Diesseits von Gut und Böse: Fast wie im Leben

Nr. 3 –

Wohnen Sie in einer WG, oder haben Sie mal in einer gewohnt? Mit mehr als sieben Personen? Wenn Sie darauf mit Nein antworten, haben Sie vielleicht trotzdem über den letzten «Tatort» aus Stuttgart gelacht, aber aus falschen Gründen. Denn ohne entsprechenden Hintergrund muss das erzählte Geschehen wie ein sozialanthropologisches Forschungsprojekt gewirkt haben.

Bei Menschen mit einschlägiger Erfahrung weckte der Film über eine Hausgemeinschaft widersprüchliche Emotionen: Die einen sahen ihr Lebensmodell lächerlich gemacht, die andern amüsierten sich über zwar parodierte, aber wohlbekannte Muster.
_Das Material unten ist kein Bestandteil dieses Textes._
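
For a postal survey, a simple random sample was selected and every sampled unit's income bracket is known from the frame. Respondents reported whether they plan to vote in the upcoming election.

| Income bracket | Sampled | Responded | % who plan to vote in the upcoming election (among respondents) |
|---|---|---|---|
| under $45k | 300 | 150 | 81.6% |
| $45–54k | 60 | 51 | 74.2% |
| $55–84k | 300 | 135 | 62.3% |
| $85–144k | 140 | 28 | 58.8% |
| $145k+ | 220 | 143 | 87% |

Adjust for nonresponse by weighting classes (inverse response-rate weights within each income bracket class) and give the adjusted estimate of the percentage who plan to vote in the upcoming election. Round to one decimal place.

Response rates by class: under $45k 150/300 = 50%, $45–54k 51/60 = 85%, $55–84k 135/300 = 45%, $85–144k 28/140 = 20%, $145k+ 143/220 = 65%.
Weighting each respondent by the inverse class response rate inflates each class back to its sampled size, so the class weight is n_sampled:
  under $45k: 300 × 81.6 = 24,480
  $45–54k: 60 × 74.2 = 4452
  $55–84k: 300 × 62.3 = 18,690
  $85–144k: 140 × 58.8 = 8232
  $145k+: 220 × 87 = 19,140
Adjusted estimate = 74,994 / 1,020 = 73.5235 → 73.5%.

73.5%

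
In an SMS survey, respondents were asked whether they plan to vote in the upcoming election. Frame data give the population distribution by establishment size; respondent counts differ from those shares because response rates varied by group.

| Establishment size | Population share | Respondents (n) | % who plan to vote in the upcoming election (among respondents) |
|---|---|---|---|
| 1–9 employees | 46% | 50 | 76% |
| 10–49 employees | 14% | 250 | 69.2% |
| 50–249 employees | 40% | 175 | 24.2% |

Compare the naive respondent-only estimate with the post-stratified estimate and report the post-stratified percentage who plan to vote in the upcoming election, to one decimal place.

54.3%

Unadjusted (pooled respondent) estimate weights by respondent counts:
  (50/475)×76 + (250/475)×69.2 + (175/475)×24.2 = 53.3368%
Post-stratifying to population shares instead:
  0.46×76 + 0.14×69.2 + 0.4×24.2 = 54.328%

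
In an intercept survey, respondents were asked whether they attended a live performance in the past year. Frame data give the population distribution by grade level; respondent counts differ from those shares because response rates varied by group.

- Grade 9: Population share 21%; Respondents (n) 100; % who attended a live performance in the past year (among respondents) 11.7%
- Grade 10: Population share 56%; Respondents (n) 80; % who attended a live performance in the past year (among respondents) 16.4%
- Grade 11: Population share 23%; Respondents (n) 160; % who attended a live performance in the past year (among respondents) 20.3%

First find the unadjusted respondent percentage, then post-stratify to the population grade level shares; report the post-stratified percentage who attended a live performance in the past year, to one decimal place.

Naive respondent-only estimate (weights = respondent counts):
  (100/340)×11.7 + (80/340)×16.4 + (160/340)×20.3 = 16.8529%
Post-stratifying to population shares instead:
  0.21×11.7 + 0.56×16.4 + 0.23×20.3 = 16.31%

16.3%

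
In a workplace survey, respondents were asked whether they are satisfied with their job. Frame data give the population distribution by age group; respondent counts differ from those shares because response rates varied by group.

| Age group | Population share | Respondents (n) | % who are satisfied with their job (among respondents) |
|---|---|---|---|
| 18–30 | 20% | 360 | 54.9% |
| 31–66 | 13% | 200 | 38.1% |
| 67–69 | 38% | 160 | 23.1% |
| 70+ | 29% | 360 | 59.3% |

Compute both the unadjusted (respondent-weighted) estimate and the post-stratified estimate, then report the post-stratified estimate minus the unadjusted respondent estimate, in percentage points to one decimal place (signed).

Naive respondent-only estimate (weights = respondent counts):
  (360/1080)×54.9 + (200/1080)×38.1 + (160/1080)×23.1 + (360/1080)×59.3 = 48.5444%
Reweighting by population age group shares:
  0.2×54.9 + 0.13×38.1 + 0.38×23.1 + 0.29×59.3 = 41.908%
Difference = 41.908 − 48.5444 = -6.6364 pp.

-6.6 percentage points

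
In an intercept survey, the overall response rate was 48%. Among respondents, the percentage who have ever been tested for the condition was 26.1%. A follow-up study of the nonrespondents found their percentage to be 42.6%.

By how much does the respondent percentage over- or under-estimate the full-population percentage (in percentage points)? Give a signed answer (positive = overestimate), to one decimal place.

-8.6 percentage points

Nonresponse fraction = 1 − 0.48 = 0.52.
Bias = (nonresponse fraction) × (respondent percentage − nonrespondent percentage)
     = 0.52 × (26.1 − 42.6) = 0.52 × -16.5 = -8.58.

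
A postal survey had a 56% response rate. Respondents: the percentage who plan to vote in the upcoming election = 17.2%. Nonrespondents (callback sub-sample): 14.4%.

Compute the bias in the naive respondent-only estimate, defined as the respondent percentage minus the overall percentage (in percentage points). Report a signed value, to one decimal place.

+1.2 percentage points

Nonresponse fraction = 1 − 0.56 = 0.44.
Bias = (nonresponse fraction) × (respondent percentage − nonrespondent percentage)
     = 0.44 × (17.2 − 14.4) = 0.44 × 2.8 = 1.232.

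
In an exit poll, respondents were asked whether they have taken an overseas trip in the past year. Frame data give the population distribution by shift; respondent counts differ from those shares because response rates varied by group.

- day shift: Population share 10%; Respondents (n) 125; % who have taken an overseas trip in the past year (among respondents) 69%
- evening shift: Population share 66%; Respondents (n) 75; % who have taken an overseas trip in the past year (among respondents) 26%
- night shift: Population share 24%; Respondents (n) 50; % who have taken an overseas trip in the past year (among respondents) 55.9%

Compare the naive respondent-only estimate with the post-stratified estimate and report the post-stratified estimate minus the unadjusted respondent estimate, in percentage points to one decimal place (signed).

Without adjustment, the pooled respondent share is:
  (125/250)×69 + (75/250)×26 + (50/250)×55.9 = 53.48%
Post-stratified estimate weights by population shares:
  0.1×69 + 0.66×26 + 0.24×55.9 = 37.476%
Difference = 37.476 − 53.48 = -16.004 pp.

-16.0 percentage points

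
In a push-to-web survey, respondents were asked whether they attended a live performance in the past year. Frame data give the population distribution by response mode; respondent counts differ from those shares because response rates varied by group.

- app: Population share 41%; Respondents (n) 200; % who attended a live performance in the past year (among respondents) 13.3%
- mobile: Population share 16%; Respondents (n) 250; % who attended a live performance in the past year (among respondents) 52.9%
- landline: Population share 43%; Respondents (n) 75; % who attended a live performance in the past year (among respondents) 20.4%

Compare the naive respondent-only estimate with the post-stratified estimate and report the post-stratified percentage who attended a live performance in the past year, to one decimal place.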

Ich gehöre zur zweiten Gruppe.

Siebzehn Jahre meines Erwachsenenlebens verbrachte ich in verschiedensten WGs, in denen auch ganz unterschiedliche Weltanschauungen gelebt wurden – die Esoterikszene, wie in diesem «Tatort» porträtiert, gehörte nicht dazu. Von daher kann ich sagen: So wie hier war keine meiner WGs, und doch waren alle so.
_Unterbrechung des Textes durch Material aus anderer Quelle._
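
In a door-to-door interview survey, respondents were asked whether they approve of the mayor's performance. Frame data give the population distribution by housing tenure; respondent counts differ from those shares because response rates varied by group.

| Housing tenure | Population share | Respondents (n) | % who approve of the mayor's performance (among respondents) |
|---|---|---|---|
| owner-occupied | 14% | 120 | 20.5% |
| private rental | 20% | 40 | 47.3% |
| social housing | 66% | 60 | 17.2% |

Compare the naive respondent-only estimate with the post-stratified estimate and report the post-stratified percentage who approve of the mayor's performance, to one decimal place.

Without adjustment, the pooled respondent share is:
  (120/220)×20.5 + (40/220)×47.3 + (60/220)×17.2 = 24.4727%
Reweighting by population housing tenure shares:
  0.14×20.5 + 0.2×47.3 + 0.66×17.2 = 23.682%

23.7%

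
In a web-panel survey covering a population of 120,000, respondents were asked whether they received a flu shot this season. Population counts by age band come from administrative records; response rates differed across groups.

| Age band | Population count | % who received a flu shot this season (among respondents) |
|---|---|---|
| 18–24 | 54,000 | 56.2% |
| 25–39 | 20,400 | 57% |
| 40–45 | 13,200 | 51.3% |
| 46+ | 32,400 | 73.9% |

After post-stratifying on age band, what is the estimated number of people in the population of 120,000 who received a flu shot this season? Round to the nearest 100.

72,700

Each cell contributes its population count × the respondent rate:
  18–24: 54,000 × 56.2% = 30,348
  25–39: 20,400 × 57% = 11,628
  40–45: 13,200 × 51.3% = 6771.6
  46+: 32,400 × 73.9% = 23943.6
Estimated total = 72691.2 → 72,700.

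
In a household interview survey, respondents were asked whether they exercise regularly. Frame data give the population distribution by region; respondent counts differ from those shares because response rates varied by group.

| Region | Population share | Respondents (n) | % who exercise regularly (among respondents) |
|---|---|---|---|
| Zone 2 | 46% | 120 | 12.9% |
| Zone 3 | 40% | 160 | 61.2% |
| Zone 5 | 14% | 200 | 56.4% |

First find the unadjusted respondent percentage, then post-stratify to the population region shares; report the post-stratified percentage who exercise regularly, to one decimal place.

Naive respondent-only estimate (weights = respondent counts):
  (120/480)×12.9 + (160/480)×61.2 + (200/480)×56.4 = 47.125%
Post-stratifying to population shares instead:
  0.46×12.9 + 0.4×61.2 + 0.14×56.4 = 38.31%

38.3%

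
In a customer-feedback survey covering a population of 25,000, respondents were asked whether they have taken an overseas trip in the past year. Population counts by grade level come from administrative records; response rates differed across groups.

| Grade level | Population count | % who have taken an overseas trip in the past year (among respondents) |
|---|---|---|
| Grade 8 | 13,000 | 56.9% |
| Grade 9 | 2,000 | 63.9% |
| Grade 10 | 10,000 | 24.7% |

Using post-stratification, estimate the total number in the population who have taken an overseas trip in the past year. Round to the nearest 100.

11,100

Each cell contributes its population count × the respondent rate:
  Grade 8: 13,000 × 56.9% = 7397
  Grade 9: 2,000 × 63.9% = 1278
  Grade 10: 10,000 × 24.7% = 2470
Estimated total = 11,145 → 11,100.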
Neben der konkreten Geschichte zeigte der «Tatort» nämlich das, was immer da ist: die Hoffnung, bürgerlich kapitalistischen Zwängen zu entgehen; die Entdeckung, dass das nicht einfach ist; das Bemühen, Konflikte möglichst aggressionsfrei auszudiskutieren; die Machtkämpfe, die sich an Haushaltsfragen aufhängen; dazu Eifersucht, Liebe und Klatsch.

Mein Fazit: ein wunderbarer Film, zeitweise wie Reality-TV und bis in kleinste Details liebevoll gemacht, manchmal zum Totlachen, manchmal auch schwer auszuhalten. Aber eine Alters-WG ziehe ich derzeit nicht in Betracht.